Shane sat there for a long moment and looked at her. She seemed different, somehow softer, more vulnerable. Maybe it was the low light, or the scotch, or maybe it was what she'd done for him sixteen years ago at some risk to her own career. But he was being compelled to view her in a different way, so he sat there, turning dials, trying to regain some focus on her.

  "You just throw cases if they seem wrong to you?"

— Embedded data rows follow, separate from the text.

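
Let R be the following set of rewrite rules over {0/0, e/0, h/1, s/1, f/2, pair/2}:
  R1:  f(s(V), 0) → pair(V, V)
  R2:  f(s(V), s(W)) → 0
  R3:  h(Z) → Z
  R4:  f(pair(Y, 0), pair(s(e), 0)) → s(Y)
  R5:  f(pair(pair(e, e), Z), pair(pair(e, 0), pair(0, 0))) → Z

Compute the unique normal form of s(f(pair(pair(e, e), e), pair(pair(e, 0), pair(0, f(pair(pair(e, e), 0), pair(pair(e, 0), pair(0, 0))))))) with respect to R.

1. s(f(pair(pair(e, e), e), pair(pair(e, 0), pair(0, f(pair(pair(e, e), 0), pair(pair(e, 0), pair(0, 0)))))))  →  s(f(pair(pair(e, e), e), pair(pair(e, 0), pair(0, 0))))   [R5 at 1.2.2.2]
2. s(f(pair(pair(e, e), e), pair(pair(e, 0), pair(0, 0))))  →  s(e)   [R5 at 1]

s(e)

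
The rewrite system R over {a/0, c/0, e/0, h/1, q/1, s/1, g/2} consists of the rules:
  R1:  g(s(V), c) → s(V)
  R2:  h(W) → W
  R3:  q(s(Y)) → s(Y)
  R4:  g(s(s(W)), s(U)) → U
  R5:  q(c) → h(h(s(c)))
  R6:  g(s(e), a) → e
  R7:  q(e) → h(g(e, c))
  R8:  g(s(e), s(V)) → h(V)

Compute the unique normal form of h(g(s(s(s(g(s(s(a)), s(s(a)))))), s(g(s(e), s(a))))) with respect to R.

a

1. h(g(s(s(s(g(s(s(a)), s(s(a)))))), s(g(s(e), s(a)))))  →  g(s(s(s(g(s(s(a)), s(s(a)))))), s(g(s(e), s(a))))   [R2 at ε]
2. g(s(s(s(g(s(s(a)), s(s(a)))))), s(g(s(e), s(a))))  →  g(s(e), s(a))   [R4 at ε]
3. g(s(e), s(a))  →  h(a)   [R8 at ε]
4. h(a)  →  a   [R2 at ε]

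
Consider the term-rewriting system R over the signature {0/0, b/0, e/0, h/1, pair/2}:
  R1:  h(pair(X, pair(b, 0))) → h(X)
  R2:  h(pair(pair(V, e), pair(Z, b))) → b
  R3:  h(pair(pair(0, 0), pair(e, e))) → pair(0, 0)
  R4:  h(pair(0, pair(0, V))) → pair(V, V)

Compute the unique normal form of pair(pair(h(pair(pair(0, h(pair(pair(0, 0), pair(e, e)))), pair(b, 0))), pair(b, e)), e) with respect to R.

pair(pair(pair(0, 0), pair(b, e)), e)

1. pair(pair(h(pair(pair(0, h(pair(pair(0, 0), pair(e, e)))), pair(b, 0))), pair(b, e)), e)  →  pair(pair(h(pair(0, h(pair(pair(0, 0), pair(e, e))))), pair(b, e)), e)   [R1 at 1.1]
2. pair(pair(h(pair(0, h(pair(pair(0, 0), pair(e, e))))), pair(b, e)), e)  →  pair(pair(h(pair(0, pair(0, 0))), pair(b, e)), e)   [R3 at 1.1.1.2]
3. pair(pair(h(pair(0, pair(0, 0))), pair(b, e)), e)  →  pair(pair(pair(0, 0), pair(b, e)), e)   [R4 at 1.1]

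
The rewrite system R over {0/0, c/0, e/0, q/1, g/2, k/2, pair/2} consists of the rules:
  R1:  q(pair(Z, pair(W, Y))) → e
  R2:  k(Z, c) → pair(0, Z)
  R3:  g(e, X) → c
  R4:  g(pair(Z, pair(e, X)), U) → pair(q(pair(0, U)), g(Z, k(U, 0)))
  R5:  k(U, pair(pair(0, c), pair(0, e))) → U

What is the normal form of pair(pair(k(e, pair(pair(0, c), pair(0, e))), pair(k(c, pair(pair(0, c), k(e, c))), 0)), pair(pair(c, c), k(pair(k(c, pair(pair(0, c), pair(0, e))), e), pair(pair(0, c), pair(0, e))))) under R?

1. pair(pair(k(e, pair(pair(0, c), pair(0, e))), pair(k(c, pair(pair(0, c), k(e, c))), 0)), pair(pair(c, c), k(pair(k(c, pair(pair(0, c), pair(0, e))), e), pair(pair(0, c), pair(0, e)))))  →  pair(pair(e, pair(k(c, pair(pair(0, c), k(e, c))), 0)), pair(pair(c, c), k(pair(k(c, pair(pair(0, c), pair(0, e))), e), pair(pair(0, c), pair(0, e)))))   [R5 at 1.1]
2. pair(pair(e, pair(k(c, pair(pair(0, c), k(e, c))), 0)), pair(pair(c, c), k(pair(k(c, pair(pair(0, c), pair(0, e))), e), pair(pair(0, c), pair(0, e)))))  →  pair(pair(e, pair(k(c, pair(pair(0, c), pair(0, e))), 0)), pair(pair(c, c), k(pair(k(c, pair(pair(0, c), pair(0, e))), e), pair(pair(0, c), pair(0, e)))))   [R2 at 1.2.1.2.2]
3. pair(pair(e, pair(k(c, pair(pair(0, c), pair(0, e))), 0)), pair(pair(c, c), k(pair(k(c, pair(pair(0, c), pair(0, e))), e), pair(pair(0, c), pair(0, e)))))  →  pair(pair(e, pair(c, 0)), pair(pair(c, c), k(pair(k(c, pair(pair(0, c), pair(0, e))), e), pair(pair(0, c), pair(0, e)))))   [R5 at 1.2.1]
4. pair(pair(e, pair(c, 0)), pair(pair(c, c), k(pair(k(c, pair(pair(0, c), pair(0, e))), e), pair(pair(0, c), pair(0, e)))))  →  pair(pair(e, pair(c, 0)), pair(pair(c, c), pair(k(c, pair(pair(0, c), pair(0, e))), e)))   [R5 at 2.2]
5. pair(pair(e, pair(c, 0)), pair(pair(c, c), pair(k(c, pair(pair(0, c), pair(0, e))), e)))  →  pair(pair(e, pair(c, 0)), pair(pair(c, c), pair(c, e)))   [R5 at 2.2.1]

pair(pair(e, pair(c, 0)), pair(pair(c, c), pair(c, e)))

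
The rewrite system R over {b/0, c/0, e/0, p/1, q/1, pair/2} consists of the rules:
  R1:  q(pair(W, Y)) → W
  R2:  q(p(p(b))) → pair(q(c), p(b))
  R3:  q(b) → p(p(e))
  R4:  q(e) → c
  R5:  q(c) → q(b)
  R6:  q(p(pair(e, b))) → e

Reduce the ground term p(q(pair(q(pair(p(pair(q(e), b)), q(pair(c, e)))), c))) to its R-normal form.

p(p(pair(c, b)))

1. p(q(pair(q(pair(p(pair(q(e), b)), q(pair(c, e)))), c)))  →  p(q(pair(p(pair(q(e), b)), q(pair(c, e)))))   [R1 at 1]
2. p(q(pair(p(pair(q(e), b)), q(pair(c, e)))))  →  p(p(pair(q(e), b)))   [R1 at 1]
3. p(p(pair(q(e), b)))  →  p(p(pair(c, b)))   [R4 at 1.1.1]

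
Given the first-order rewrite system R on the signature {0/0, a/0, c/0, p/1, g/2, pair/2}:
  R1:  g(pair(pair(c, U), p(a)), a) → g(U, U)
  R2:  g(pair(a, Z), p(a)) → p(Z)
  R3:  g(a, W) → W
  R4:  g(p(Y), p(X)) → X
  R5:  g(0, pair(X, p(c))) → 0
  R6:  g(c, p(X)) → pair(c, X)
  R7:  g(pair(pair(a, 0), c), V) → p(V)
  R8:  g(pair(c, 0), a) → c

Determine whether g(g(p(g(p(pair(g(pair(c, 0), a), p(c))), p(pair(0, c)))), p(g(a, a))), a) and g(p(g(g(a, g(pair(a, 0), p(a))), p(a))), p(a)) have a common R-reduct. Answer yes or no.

Reduce t₁ = g(g(p(g(p(pair(g(pair(c, 0), a), p(c))), p(pair(0, c)))), p(g(a, a))), a):
1. g(g(p(g(p(pair(g(pair(c, 0), a), p(c))), p(pair(0, c)))), p(g(a, a))), a)  →  g(g(a, a), a)   [R4 at 1]
2. g(g(a, a), a)  →  g(a, a)   [R3 at 1]
3. g(a, a)  →  a   [R3 at ε]

Reduce t₂ = g(p(g(g(a, g(pair(a, 0), p(a))), p(a))), p(a)):
1. g(p(g(g(a, g(pair(a, 0), p(a))), p(a))), p(a))  →  a   [R4 at ε]

yes — NF(t₁) = a, NF(t₂) = a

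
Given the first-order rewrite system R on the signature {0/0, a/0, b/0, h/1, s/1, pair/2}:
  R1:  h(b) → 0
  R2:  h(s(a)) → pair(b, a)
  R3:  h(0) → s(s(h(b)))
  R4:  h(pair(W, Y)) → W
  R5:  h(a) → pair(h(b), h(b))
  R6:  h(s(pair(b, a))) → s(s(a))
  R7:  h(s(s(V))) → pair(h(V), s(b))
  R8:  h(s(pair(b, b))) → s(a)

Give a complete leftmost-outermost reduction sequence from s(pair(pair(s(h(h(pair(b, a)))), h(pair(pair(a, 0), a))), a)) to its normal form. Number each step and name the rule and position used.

s(pair(pair(s(0), pair(a, 0)), a))

1. s(pair(pair(s(h(h(pair(b, a)))), h(pair(pair(a, 0), a))), a))  →  s(pair(pair(s(h(b)), h(pair(pair(a, 0), a))), a))   [R4 at 1.1.1.1.1]
2. s(pair(pair(s(h(b)), h(pair(pair(a, 0), a))), a))  →  s(pair(pair(s(0), h(pair(pair(a, 0), a))), a))   [R1 at 1.1.1.1]
3. s(pair(pair(s(0), h(pair(pair(a, 0), a))), a))  →  s(pair(pair(s(0), pair(a, 0)), a))   [R4 at 1.1.2]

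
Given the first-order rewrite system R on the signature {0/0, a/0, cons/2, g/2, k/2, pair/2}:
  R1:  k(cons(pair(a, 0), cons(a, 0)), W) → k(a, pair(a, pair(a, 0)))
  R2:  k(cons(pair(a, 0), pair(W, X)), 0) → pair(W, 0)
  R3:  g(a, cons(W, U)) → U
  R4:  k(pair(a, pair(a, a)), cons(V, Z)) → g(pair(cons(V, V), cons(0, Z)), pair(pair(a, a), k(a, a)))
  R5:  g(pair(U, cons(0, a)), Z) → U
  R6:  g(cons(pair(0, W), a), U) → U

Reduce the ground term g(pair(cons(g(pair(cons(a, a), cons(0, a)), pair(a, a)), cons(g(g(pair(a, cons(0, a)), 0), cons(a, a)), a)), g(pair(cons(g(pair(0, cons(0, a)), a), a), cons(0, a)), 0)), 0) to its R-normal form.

1. g(pair(cons(g(pair(cons(a, a), cons(0, a)), pair(a, a)), cons(g(g(pair(a, cons(0, a)), 0), cons(a, a)), a)), g(pair(cons(g(pair(0, cons(0, a)), a), a), cons(0, a)), 0)), 0)  →  g(pair(cons(cons(a, a), cons(g(g(pair(a, cons(0, a)), 0), cons(a, a)), a)), g(pair(cons(g(pair(0, cons(0, a)), a), a), cons(0, a)), 0)), 0)   [R5 at 1.1.1]
2. g(pair(cons(cons(a, a), cons(g(g(pair(a, cons(0, a)), 0), cons(a, a)), a)), g(pair(cons(g(pair(0, cons(0, a)), a), a), cons(0, a)), 0)), 0)  →  g(pair(cons(cons(a, a), cons(g(a, cons(a, a)), a)), g(pair(cons(g(pair(0, cons(0, a)), a), a), cons(0, a)), 0)), 0)   [R5 at 1.1.2.1.1]
3. g(pair(cons(cons(a, a), cons(g(a, cons(a, a)), a)), g(pair(cons(g(pair(0, cons(0, a)), a), a), cons(0, a)), 0)), 0)  →  g(pair(cons(cons(a, a), cons(a, a)), g(pair(cons(g(pair(0, cons(0, a)), a), a), cons(0, a)), 0)), 0)   [R3 at 1.1.2.1]
4. g(pair(cons(cons(a, a), cons(a, a)), g(pair(cons(g(pair(0, cons(0, a)), a), a), cons(0, a)), 0)), 0)  →  g(pair(cons(cons(a, a), cons(a, a)), cons(g(pair(0, cons(0, a)), a), a)), 0)   [R5 at 1.2]
5. g(pair(cons(cons(a, a), cons(a, a)), cons(g(pair(0, cons(0, a)), a), a)), 0)  →  g(pair(cons(cons(a, a), cons(a, a)), cons(0, a)), 0)   [R5 at 1.2.1]
6. g(pair(cons(cons(a, a), cons(a, a)), cons(0, a)), 0)  →  cons(cons(a, a), cons(a, a))   [R5 at ε]

cons(cons(a, a), cons(a, a))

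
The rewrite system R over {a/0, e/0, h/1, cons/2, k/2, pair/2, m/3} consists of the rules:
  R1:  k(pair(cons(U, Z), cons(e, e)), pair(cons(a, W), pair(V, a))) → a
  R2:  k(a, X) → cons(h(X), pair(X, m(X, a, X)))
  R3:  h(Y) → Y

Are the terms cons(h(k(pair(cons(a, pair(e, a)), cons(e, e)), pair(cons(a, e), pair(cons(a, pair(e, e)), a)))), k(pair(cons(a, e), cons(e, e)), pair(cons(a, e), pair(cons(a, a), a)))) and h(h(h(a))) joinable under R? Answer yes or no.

no — NF(t₁) = cons(a, a), NF(t₂) = a

Reduce t₁ = cons(h(k(pair(cons(a, pair(e, a)), cons(e, e)), pair(cons(a, e), pair(cons(a, pair(e, e)), a)))), k(pair(cons(a, e), cons(e, e)), pair(cons(a, e), pair(cons(a, a), a)))):
1. cons(h(k(pair(cons(a, pair(e, a)), cons(e, e)), pair(cons(a, e), pair(cons(a, pair(e, e)), a)))), k(pair(cons(a, e), cons(e, e)), pair(cons(a, e), pair(cons(a, a), a))))  →  cons(k(pair(cons(a, pair(e, a)), cons(e, e)), pair(cons(a, e), pair(cons(a, pair(e, e)), a))), k(pair(cons(a, e), cons(e, e)), pair(cons(a, e), pair(cons(a, a), a))))   [R3 at 1]
2. cons(k(pair(cons(a, pair(e, a)), cons(e, e)), pair(cons(a, e), pair(cons(a, pair(e, e)), a))), k(pair(cons(a, e), cons(e, e)), pair(cons(a, e), pair(cons(a, a), a))))  →  cons(a, k(pair(cons(a, e), cons(e, e)), pair(cons(a, e), pair(cons(a, a), a))))   [R1 at 1]
3. cons(a, k(pair(cons(a, e), cons(e, e)), pair(cons(a, e), pair(cons(a, a), a))))  →  cons(a, a)   [R1 at 2]

Reduce t₂ = h(h(h(a))):
1. h(h(h(a)))  →  h(h(a))   [R3 at ε]
2. h(h(a))  →  h(a)   [R3 at ε]
3. h(a)  →  a   [R3 at ε]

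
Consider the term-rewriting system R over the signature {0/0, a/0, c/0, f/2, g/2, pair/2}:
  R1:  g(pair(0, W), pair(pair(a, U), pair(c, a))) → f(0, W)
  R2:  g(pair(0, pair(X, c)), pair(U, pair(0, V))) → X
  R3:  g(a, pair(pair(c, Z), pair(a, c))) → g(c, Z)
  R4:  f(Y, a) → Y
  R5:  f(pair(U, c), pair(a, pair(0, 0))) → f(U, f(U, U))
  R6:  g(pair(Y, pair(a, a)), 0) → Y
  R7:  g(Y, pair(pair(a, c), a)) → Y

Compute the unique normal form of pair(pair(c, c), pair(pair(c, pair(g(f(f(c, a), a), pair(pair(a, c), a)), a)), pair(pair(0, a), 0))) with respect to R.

1. pair(pair(c, c), pair(pair(c, pair(g(f(f(c, a), a), pair(pair(a, c), a)), a)), pair(pair(0, a), 0)))  →  pair(pair(c, c), pair(pair(c, pair(f(f(c, a), a), a)), pair(pair(0, a), 0)))   [R7 at 2.1.2.1]
2. pair(pair(c, c), pair(pair(c, pair(f(f(c, a), a), a)), pair(pair(0, a), 0)))  →  pair(pair(c, c), pair(pair(c, pair(f(c, a), a)), pair(pair(0, a), 0)))   [R4 at 2.1.2.1]
3. pair(pair(c, c), pair(pair(c, pair(f(c, a), a)), pair(pair(0, a), 0)))  →  pair(pair(c, c), pair(pair(c, pair(c, a)), pair(pair(0, a), 0)))   [R4 at 2.1.2.1]

pair(pair(c, c), pair(pair(c, pair(c, a)), pair(pair(0, a), 0)))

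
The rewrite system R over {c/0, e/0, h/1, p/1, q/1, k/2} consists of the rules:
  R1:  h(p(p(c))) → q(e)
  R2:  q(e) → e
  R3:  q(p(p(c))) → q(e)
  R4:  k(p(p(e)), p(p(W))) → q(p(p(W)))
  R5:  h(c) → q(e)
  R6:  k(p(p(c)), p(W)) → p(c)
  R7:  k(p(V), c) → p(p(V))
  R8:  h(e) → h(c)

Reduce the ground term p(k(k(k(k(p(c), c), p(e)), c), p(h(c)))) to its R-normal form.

1. p(k(k(k(k(p(c), c), p(e)), c), p(h(c))))  →  p(k(k(k(p(p(c)), p(e)), c), p(h(c))))   [R7 at 1.1.1.1]
2. p(k(k(k(p(p(c)), p(e)), c), p(h(c))))  →  p(k(k(p(c), c), p(h(c))))   [R6 at 1.1.1]
3. p(k(k(p(c), c), p(h(c))))  →  p(k(p(p(c)), p(h(c))))   [R7 at 1.1]
4. p(k(p(p(c)), p(h(c))))  →  p(p(c))   [R6 at 1]

p(p(c))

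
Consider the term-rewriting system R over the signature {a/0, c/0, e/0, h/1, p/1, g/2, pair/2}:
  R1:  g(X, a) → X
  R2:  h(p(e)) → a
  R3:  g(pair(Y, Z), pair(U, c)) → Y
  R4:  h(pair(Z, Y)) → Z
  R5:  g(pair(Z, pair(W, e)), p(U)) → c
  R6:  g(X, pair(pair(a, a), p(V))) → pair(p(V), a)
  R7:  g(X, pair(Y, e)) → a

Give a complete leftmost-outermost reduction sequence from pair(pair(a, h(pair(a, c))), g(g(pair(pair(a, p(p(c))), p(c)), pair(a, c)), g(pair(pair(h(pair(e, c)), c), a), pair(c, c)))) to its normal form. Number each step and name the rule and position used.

pair(pair(a, a), a)

1. pair(pair(a, h(pair(a, c))), g(g(pair(pair(a, p(p(c))), p(c)), pair(a, c)), g(pair(pair(h(pair(e, c)), c), a), pair(c, c))))  →  pair(pair(a, a), g(g(pair(pair(a, p(p(c))), p(c)), pair(a, c)), g(pair(pair(h(pair(e, c)), c), a), pair(c, c))))   [R4 at 1.2]
2. pair(pair(a, a), g(g(pair(pair(a, p(p(c))), p(c)), pair(a, c)), g(pair(pair(h(pair(e, c)), c), a), pair(c, c))))  →  pair(pair(a, a), g(pair(a, p(p(c))), g(pair(pair(h(pair(e, c)), c), a), pair(c, c))))   [R3 at 2.1]
3. pair(pair(a, a), g(pair(a, p(p(c))), g(pair(pair(h(pair(e, c)), c), a), pair(c, c))))  →  pair(pair(a, a), g(pair(a, p(p(c))), pair(h(pair(e, c)), c)))   [R3 at 2.2]
4. pair(pair(a, a), g(pair(a, p(p(c))), pair(h(pair(e, c)), c)))  →  pair(pair(a, a), a)   [R3 at 2]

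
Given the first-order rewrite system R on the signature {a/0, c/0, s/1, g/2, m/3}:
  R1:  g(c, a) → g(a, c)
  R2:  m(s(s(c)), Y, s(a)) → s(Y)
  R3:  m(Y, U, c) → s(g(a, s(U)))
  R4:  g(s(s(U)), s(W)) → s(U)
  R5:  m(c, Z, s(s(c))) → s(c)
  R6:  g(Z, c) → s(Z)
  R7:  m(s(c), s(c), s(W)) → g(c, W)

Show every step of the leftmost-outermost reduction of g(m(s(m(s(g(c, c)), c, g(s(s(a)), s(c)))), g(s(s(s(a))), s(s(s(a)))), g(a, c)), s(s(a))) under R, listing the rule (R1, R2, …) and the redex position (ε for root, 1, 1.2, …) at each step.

s(s(a))

1. g(m(s(m(s(g(c, c)), c, g(s(s(a)), s(c)))), g(s(s(s(a))), s(s(s(a)))), g(a, c)), s(s(a)))  →  g(m(s(m(s(s(c)), c, g(s(s(a)), s(c)))), g(s(s(s(a))), s(s(s(a)))), g(a, c)), s(s(a)))   [R6 at 1.1.1.1.1]
2. g(m(s(m(s(s(c)), c, g(s(s(a)), s(c)))), g(s(s(s(a))), s(s(s(a)))), g(a, c)), s(s(a)))  →  g(m(s(m(s(s(c)), c, s(a))), g(s(s(s(a))), s(s(s(a)))), g(a, c)), s(s(a)))   [R4 at 1.1.1.3]
3. g(m(s(m(s(s(c)), c, s(a))), g(s(s(s(a))), s(s(s(a)))), g(a, c)), s(s(a)))  →  g(m(s(s(c)), g(s(s(s(a))), s(s(s(a)))), g(a, c)), s(s(a)))   [R2 at 1.1.1]
4. g(m(s(s(c)), g(s(s(s(a))), s(s(s(a)))), g(a, c)), s(s(a)))  →  g(m(s(s(c)), s(s(a)), g(a, c)), s(s(a)))   [R4 at 1.2]
5. g(m(s(s(c)), s(s(a)), g(a, c)), s(s(a)))  →  g(m(s(s(c)), s(s(a)), s(a)), s(s(a)))   [R6 at 1.3]
6. g(m(s(s(c)), s(s(a)), s(a)), s(s(a)))  →  g(s(s(s(a))), s(s(a)))   [R2 at 1]
7. g(s(s(s(a))), s(s(a)))  →  s(s(a))   [R4 at ε]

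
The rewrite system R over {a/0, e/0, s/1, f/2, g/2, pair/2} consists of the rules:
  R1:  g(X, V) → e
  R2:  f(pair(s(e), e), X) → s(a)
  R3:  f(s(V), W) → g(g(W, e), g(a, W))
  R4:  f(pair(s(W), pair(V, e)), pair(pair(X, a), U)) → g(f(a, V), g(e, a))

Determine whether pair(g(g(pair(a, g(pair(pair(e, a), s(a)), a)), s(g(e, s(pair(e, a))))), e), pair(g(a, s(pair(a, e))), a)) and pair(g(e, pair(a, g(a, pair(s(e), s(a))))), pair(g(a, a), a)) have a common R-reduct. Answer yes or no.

yes — NF(t₁) = pair(e, pair(e, a)), NF(t₂) = pair(e, pair(e, a))

Reduce t₁ = pair(g(g(pair(a, g(pair(pair(e, a), s(a)), a)), s(g(e, s(pair(e, a))))), e), pair(g(a, s(pair(a, e))), a)):
1. pair(g(g(pair(a, g(pair(pair(e, a), s(a)), a)), s(g(e, s(pair(e, a))))), e), pair(g(a, s(pair(a, e))), a))  →  pair(e, pair(g(a, s(pair(a, e))), a))   [R1 at 1]
2. pair(e, pair(g(a, s(pair(a, e))), a))  →  pair(e, pair(e, a))   [R1 at 2.1]

Reduce t₂ = pair(g(e, pair(a, g(a, pair(s(e), s(a))))), pair(g(a, a), a)):
1. pair(g(e, pair(a, g(a, pair(s(e), s(a))))), pair(g(a, a), a))  →  pair(e, pair(g(a, a), a))   [R1 at 1]
2. pair(e, pair(g(a, a), a))  →  pair(e, pair(e, a))   [R1 at 2.1]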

  "Listen, Scully, I know you think Internal Affairs is a sewer full of ladder-climbing politicians who don't care how many cops' careers they wreck."

  "And it's not?"

  "No, it's not. Don't you think we're drowning in all the politically correct bullshit that goes through this division? The Gay and Lesbian Alliance gets pissed because some cop gets tough trying to bust a two-hundred-pound angel-dusted bull dyke who's brandishing a hammer. The arresting officer ends up putting the bracelets on but has his head opened up in the process. Instead of filing a resisting-arrest charge on the hammer-wielding debutante, the cop gets accused of gay bashing. It's a big news story. Lots of angry meetings in West Hollywood. The L. A. Times does a blue-death dance on the front page, and our fearless leaders dump the whole thing into our basket…

  "Or some gangbanger caught standing over a dead body with a smoking MAC-Ten accuses the arresting officer of beating him in the station I-room. The EMTs are called, and the banger doesn't have a mark on him. But the special-interest groups take it to the press racial violence, forced confessions, cops on the rampage. It's a big deal, and everybody knows all the banger is doing is getting back at the cops who busted him. It's total bullshit. My own IOs are telling me the board won't float, but the perp's a minority. The Glass House and the mayor fold like deck chairs, and the whole mess is back in my office.